Although my frustrations with the University administration sometimes lead me to believe that I could do a better job, I could not have led a university on Sept. 11. I could hardly speak, the news was so debilitating: the colossal towers of the World Trade Center lay in a heap of rubble; the Pentagon stood, but with a gaping wound; thousands of innocent people were torn from their friends and family before their time.
My mind wandered through a haze of despair that afternoon as I half-listened to the vigil on the steps of Memorial Church. All I heard were sounds—the words didn’t matter much. At some point, I realized that President Lawrence H. Summers was speaking. His tone was constant, but his rhythm was broken. Each word, it seemed, struggled to find a breath that could carry it. There was reluctance in his voice, gravity in his stance and humanity in his hesitation. There were no words for that day, and I think he realized it.

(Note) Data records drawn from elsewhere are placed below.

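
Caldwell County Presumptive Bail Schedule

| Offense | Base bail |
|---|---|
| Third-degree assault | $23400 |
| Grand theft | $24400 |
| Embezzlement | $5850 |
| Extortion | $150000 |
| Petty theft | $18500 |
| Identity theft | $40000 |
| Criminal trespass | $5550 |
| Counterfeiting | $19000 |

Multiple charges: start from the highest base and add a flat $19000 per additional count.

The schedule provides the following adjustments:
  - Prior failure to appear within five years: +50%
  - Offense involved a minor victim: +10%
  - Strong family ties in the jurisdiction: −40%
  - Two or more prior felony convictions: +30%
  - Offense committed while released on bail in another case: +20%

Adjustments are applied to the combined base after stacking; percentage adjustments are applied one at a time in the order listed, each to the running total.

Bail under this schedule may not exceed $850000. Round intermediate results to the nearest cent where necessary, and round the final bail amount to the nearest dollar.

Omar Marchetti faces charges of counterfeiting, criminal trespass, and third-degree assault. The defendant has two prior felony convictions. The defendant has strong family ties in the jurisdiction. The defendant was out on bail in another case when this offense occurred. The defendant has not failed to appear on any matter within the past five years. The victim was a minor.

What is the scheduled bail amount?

$63217

Base amounts from the schedule: counterfeiting $19000; criminal trespass $5550; third-degree assault $23400.
Stacking rule: highest base plus $19000 per additional charge. Highest is third-degree assault at $23400; 2 additional charges → +$38000. Combined base = $61400.
Offense involved a minor victim (+10%): $61400 × 1.1 = $67540.
Strong family ties in the jurisdiction (−40%): $67540 × 0.6 = $40524.
Two or more prior felony convictions (+30%): $40524 × 1.3 = $52681.20.
Offense committed while released on bail in another case (+20%): $52681.20 × 1.2 = $63217.44.
$63217.44 is within the $850000 maximum.
Rounded to the nearest dollar: $63217.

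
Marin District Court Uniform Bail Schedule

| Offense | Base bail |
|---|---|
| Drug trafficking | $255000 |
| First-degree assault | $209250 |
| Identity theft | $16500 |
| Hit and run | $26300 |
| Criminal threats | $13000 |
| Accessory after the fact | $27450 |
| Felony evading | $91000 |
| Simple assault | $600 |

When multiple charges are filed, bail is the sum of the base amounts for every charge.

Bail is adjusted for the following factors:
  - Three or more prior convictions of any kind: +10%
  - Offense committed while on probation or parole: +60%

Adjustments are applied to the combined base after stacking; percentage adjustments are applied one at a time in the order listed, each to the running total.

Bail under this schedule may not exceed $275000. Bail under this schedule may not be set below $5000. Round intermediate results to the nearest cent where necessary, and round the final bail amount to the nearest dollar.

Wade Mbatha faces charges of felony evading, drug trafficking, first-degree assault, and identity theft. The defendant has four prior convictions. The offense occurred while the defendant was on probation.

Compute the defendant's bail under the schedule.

Base amounts from the schedule: felony evading $91000; drug trafficking $255000; first-degree assault $209250; identity theft $16500.
Stacking rule: sum of all bases. $91000 + $255000 + $209250 + $16500 = $571750.
Three or more prior convictions of any kind (+10%): $571750 × 1.1 = $628925.
Offense committed while on probation or parole (+60%): $628925 × 1.6 = $1006280.
Result $1006280 exceeds the maximum of $275000; bail is capped at $275000.
$275000 is at or above the $5000 minimum.

$275000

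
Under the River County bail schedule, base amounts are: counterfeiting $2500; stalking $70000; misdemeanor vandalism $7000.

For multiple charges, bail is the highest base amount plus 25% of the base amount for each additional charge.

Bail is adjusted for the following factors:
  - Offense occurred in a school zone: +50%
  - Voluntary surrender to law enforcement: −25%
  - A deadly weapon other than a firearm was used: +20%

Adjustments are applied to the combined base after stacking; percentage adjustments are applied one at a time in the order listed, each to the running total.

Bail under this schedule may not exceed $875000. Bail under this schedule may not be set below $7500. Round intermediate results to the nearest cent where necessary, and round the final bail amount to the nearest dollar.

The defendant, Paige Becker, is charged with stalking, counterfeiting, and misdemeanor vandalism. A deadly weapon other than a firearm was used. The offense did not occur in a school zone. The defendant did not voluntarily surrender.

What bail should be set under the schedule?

Base amounts from the schedule: stalking $70000; counterfeiting $2500; misdemeanor vandalism $7000.
Stacking rule: highest base plus 25% of each additional charge. Highest is stalking at $70000. Additional: $2500 × 25% = $625; $7000 × 25% = $1750. Combined base = $70000 + $2375 = $72375.
A deadly weapon other than a firearm was used (+20%): $72375 × 1.2 = $86850.
$86850 is within the $875000 maximum.
$86850 is at or above the $7500 minimum.

$86850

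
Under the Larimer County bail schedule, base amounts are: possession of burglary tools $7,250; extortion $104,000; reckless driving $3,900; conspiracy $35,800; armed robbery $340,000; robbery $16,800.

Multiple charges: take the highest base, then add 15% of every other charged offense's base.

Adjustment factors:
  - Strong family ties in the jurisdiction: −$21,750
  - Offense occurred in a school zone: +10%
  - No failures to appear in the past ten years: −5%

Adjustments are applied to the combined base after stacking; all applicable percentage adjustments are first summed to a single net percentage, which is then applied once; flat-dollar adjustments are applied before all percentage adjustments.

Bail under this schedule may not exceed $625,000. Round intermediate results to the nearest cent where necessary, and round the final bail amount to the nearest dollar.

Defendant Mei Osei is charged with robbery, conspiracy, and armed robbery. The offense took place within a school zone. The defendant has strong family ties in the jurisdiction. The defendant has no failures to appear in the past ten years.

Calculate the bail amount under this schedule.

$342,447

Base amounts from the schedule: robbery $16,800; conspiracy $35,800; armed robbery $340,000.
Stacking rule: highest base plus 15% of each additional charge. Highest is armed robbery at $340,000. Additional: $16,800 × 15% = $2,520; $35,800 × 15% = $5,370. Combined base = $340,000 + $7,890 = $347,890.
Strong family ties in the jurisdiction (−$21,750 flat): $347,890 − $21,750 = $326,140.
Net percentage adjustment: +10% −5% = +5%. $326,140 × 1.05 = $342,447.
$342,447 is within the $625,000 maximum.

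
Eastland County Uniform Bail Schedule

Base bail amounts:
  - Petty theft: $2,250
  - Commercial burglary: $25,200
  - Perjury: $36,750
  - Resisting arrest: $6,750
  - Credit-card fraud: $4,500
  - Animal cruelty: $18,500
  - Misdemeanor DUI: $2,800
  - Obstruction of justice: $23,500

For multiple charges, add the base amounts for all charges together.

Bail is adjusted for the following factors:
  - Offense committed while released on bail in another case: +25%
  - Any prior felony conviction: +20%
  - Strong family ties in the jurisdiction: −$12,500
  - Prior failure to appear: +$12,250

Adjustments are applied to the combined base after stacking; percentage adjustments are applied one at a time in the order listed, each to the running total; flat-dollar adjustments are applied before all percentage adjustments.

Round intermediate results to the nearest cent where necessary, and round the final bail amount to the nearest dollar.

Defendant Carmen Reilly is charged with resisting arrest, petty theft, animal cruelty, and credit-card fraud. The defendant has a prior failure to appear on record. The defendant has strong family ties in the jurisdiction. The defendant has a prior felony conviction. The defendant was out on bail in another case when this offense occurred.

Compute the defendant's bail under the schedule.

Base amounts from the schedule: resisting arrest $6,750; petty theft $2,250; animal cruelty $18,500; credit-card fraud $4,500.
Stacking rule: sum of all bases. $6,750 + $2,250 + $18,500 + $4,500 = $32,000.
Strong family ties in the jurisdiction (−$12,500 flat): $32,000 − $12,500 = $19,500.
Prior failure to appear (+$12,250 flat): $19,500 + $12,250 = $31,750.
Offense committed while released on bail in another case (+25%): $31,750 × 1.25 = $39,687.50.
Any prior felony conviction (+20%): $39,687.50 × 1.2 = $47,625.

$47,625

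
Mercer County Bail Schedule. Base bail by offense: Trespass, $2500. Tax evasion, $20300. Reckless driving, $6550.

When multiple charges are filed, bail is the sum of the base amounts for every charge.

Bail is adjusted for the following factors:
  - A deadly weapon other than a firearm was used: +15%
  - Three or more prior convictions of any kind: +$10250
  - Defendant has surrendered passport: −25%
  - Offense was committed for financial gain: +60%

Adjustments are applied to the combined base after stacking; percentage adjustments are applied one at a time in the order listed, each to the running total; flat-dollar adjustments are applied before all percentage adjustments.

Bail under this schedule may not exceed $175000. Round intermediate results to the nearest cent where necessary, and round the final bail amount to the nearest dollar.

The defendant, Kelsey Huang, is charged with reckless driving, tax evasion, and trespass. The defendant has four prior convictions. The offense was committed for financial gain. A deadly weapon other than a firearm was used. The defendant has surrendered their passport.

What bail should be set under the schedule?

$54648

Base amounts from the schedule: reckless driving $6550; tax evasion $20300; trespass $2500.
Stacking rule: sum of all bases. $6550 + $20300 + $2500 = $29350.
Three or more prior convictions of any kind (+$10250 flat): $29350 + $10250 = $39600.
A deadly weapon other than a firearm was used (+15%): $39600 × 1.15 = $45540.
Defendant has surrendered passport (−25%): $45540 × 0.75 = $34155.
Offense was committed for financial gain (+60%): $34155 × 1.6 = $54648.
$54648 is within the $175000 maximum.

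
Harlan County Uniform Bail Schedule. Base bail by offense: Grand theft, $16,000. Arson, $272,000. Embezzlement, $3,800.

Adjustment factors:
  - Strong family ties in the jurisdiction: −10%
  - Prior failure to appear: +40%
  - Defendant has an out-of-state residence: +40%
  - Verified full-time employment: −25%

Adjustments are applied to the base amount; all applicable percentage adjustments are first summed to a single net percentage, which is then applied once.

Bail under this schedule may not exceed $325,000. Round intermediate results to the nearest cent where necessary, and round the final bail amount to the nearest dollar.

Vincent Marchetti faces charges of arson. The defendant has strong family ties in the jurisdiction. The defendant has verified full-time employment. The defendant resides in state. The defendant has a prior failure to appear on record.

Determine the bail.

$285,600

Base amounts from the schedule: arson $272,000.
Single charge. Combined base = $272,000.
Net percentage adjustment: −10% +40% −25% = +5%. $272,000 × 1.05 = $285,600.
$285,600 is within the $325,000 maximum.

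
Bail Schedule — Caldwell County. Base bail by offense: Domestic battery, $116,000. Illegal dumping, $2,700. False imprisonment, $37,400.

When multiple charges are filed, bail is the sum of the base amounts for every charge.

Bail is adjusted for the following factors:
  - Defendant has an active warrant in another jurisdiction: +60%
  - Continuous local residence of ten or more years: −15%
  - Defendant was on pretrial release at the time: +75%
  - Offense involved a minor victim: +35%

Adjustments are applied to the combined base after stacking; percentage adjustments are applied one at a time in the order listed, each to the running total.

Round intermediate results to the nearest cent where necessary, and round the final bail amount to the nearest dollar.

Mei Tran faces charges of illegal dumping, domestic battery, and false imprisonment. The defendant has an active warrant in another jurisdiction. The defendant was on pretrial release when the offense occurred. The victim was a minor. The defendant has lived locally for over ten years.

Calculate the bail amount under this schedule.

Base amounts from the schedule: illegal dumping $2,700; domestic battery $116,000; false imprisonment $37,400.
Stacking rule: sum of all bases. $2,700 + $116,000 + $37,400 = $156,100.
Defendant has an active warrant in another jurisdiction (+60%): $156,100 × 1.6 = $249,760.
Continuous local residence of ten or more years (−15%): $249,760 × 0.85 = $212,296.
Defendant was on pretrial release at the time (+75%): $212,296 × 1.75 = $371,518.
Offense involved a minor victim (+35%): $371,518 × 1.35 = $501,549.30.
Rounded to the nearest dollar: $501,549.

$501,549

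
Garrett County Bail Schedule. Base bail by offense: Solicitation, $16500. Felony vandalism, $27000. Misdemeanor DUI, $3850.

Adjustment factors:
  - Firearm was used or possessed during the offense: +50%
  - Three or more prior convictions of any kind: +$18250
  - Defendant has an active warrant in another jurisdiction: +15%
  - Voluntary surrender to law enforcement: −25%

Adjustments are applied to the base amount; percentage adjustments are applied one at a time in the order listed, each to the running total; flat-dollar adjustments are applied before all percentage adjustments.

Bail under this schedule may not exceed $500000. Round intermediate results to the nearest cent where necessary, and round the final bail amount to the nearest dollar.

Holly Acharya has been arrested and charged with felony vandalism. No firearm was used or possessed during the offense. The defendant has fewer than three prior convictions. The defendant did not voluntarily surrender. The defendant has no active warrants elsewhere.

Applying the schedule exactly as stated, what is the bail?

Base amounts from the schedule: felony vandalism $27000.
Single charge. Combined base = $27000.
No adjustment factors apply to this defendant.
$27000 is within the $500000 maximum.

$27000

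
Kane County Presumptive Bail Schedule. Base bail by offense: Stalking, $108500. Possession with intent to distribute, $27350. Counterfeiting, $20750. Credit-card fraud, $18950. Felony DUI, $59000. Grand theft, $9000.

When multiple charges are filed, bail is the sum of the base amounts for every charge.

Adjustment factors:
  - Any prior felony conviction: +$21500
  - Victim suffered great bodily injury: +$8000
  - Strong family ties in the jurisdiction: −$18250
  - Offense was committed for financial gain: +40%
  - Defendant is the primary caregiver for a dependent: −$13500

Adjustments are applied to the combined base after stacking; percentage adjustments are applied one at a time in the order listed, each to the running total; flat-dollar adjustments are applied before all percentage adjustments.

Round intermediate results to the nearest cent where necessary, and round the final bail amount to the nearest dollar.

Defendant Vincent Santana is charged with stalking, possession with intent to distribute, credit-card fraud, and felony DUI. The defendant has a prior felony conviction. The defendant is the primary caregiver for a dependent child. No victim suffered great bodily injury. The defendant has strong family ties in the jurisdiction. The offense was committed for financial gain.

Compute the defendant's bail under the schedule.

$284970

Base amounts from the schedule: stalking $108500; possession with intent to distribute $27350; credit-card fraud $18950; felony DUI $59000.
Stacking rule: sum of all bases. $108500 + $27350 + $18950 + $59000 = $213800.
Any prior felony conviction (+$21500 flat): $213800 + $21500 = $235300.
Strong family ties in the jurisdiction (−$18250 flat): $235300 − $18250 = $217050.
Defendant is the primary caregiver for a dependent (−$13500 flat): $217050 − $13500 = $203550.
Offense was committed for financial gain (+40%): $203550 × 1.4 = $284970.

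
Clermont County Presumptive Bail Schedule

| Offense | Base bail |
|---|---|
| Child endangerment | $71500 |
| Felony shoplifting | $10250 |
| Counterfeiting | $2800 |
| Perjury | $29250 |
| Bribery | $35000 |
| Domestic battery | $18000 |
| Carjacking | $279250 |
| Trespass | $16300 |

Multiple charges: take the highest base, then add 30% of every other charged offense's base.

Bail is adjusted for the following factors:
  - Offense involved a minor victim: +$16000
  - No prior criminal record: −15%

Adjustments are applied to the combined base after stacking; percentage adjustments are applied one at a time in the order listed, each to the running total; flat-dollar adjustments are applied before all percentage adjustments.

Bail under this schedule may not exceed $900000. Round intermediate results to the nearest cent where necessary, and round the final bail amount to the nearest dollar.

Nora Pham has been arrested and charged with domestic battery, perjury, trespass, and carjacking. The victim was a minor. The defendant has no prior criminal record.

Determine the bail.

Base amounts from the schedule: domestic battery $18000; perjury $29250; trespass $16300; carjacking $279250.
Stacking rule: highest base plus 30% of each additional charge. Highest is carjacking at $279250. Additional: $18000 × 30% = $5400; $29250 × 30% = $8775; $16300 × 30% = $4890. Combined base = $279250 + $19065 = $298315.
Offense involved a minor victim (+$16000 flat): $298315 + $16000 = $314315.
No prior criminal record (−15%): $314315 × 0.85 = $267167.75.
$267167.75 is within the $900000 maximum.
Rounded to the nearest dollar: $267168.

$267168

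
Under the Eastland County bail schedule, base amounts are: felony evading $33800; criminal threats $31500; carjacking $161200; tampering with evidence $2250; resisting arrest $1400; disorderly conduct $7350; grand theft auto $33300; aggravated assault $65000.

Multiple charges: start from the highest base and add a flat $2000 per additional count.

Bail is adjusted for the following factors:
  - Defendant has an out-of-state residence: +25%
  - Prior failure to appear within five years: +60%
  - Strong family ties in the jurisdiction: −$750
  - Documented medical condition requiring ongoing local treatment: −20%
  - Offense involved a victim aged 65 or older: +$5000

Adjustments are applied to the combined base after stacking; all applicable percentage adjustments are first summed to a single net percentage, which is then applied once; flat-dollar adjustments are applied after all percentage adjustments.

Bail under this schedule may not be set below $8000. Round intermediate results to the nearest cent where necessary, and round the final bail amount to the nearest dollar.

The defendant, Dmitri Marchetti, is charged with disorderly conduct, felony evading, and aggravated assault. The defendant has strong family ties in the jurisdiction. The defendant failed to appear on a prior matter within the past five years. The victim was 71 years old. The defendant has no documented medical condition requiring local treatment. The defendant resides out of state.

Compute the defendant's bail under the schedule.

Base amounts from the schedule: disorderly conduct $7350; felony evading $33800; aggravated assault $65000.
Stacking rule: highest base plus $2000 per additional charge. Highest is aggravated assault at $65000; 2 additional charges → +$4000. Combined base = $69000.
Net percentage adjustment: +25% +60% = +85%. $69000 × 1.85 = $127650.
Strong family ties in the jurisdiction (−$750 flat): $127650 − $750 = $126900.
Offense involved a victim aged 65 or older (+$5000 flat): $126900 + $5000 = $131900.
$131900 is at or above the $8000 minimum.

$131900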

Deep as my sympathy for Summers was at that moment, it has only grown with my recognition of all that he faced. As an economist and ex-Secretary of the Treasury, he no doubt had friends and colleagues in the WTC towers. As a father, he had to endure those losses without the love and support of his children, who were hours away in Washington. And as a university president, he knew that the danger was not past, because accomplices to the attack lurked just across the Charles—if not on this side.
With all that weighing on his mind, responsibility demanded not only that Summers share in our mourning, but also that he secure the Harvard campuses and coordinate the University’s response. Summers carried out those responsibilities with admirable sensitivity. His insistence that fear not bleed into hate—that diversity be protected to the utmost—is a tribute to the power of principles at this institution. Moreover, his efforts to encourage donations and provide financial relief to the victims—including the University’s $1 million contribution to scholarships for the victims’ families—will certainly aid the recovery.
Although some students and professors have criticized Summers for choosing not to postpone shopping period, he did so with compassion, not callousness. Summers explained his reasoning in a Sept. 21 speech at Memorial Church’s morning prayer service:
“We will carry on our work. We will make every day count. In doing so, we will emerge shaken, but ultimately stronger in the face of what has happened. We will show that we have great hope for the future.” Summers understood the burden we all have endured since being shaken by Sept. 11, and he urged us on in the name of hope, not stoicism. The value he placed on each day of our lives, together with his desire to connect with the Harvard community in a spiritual setting, demonstrate the same down-to-earth humanity that he showed at the vigil.
Whether or not you agree that classes should have begun as scheduled, you have to respect the sympathy and sensitivity behind Summers’ decision. Like all of us, the burden of carrying on was heavy upon him. Summers bore that burden with sincerity and determination, and I applaud him for having the courage to share his struggle with us.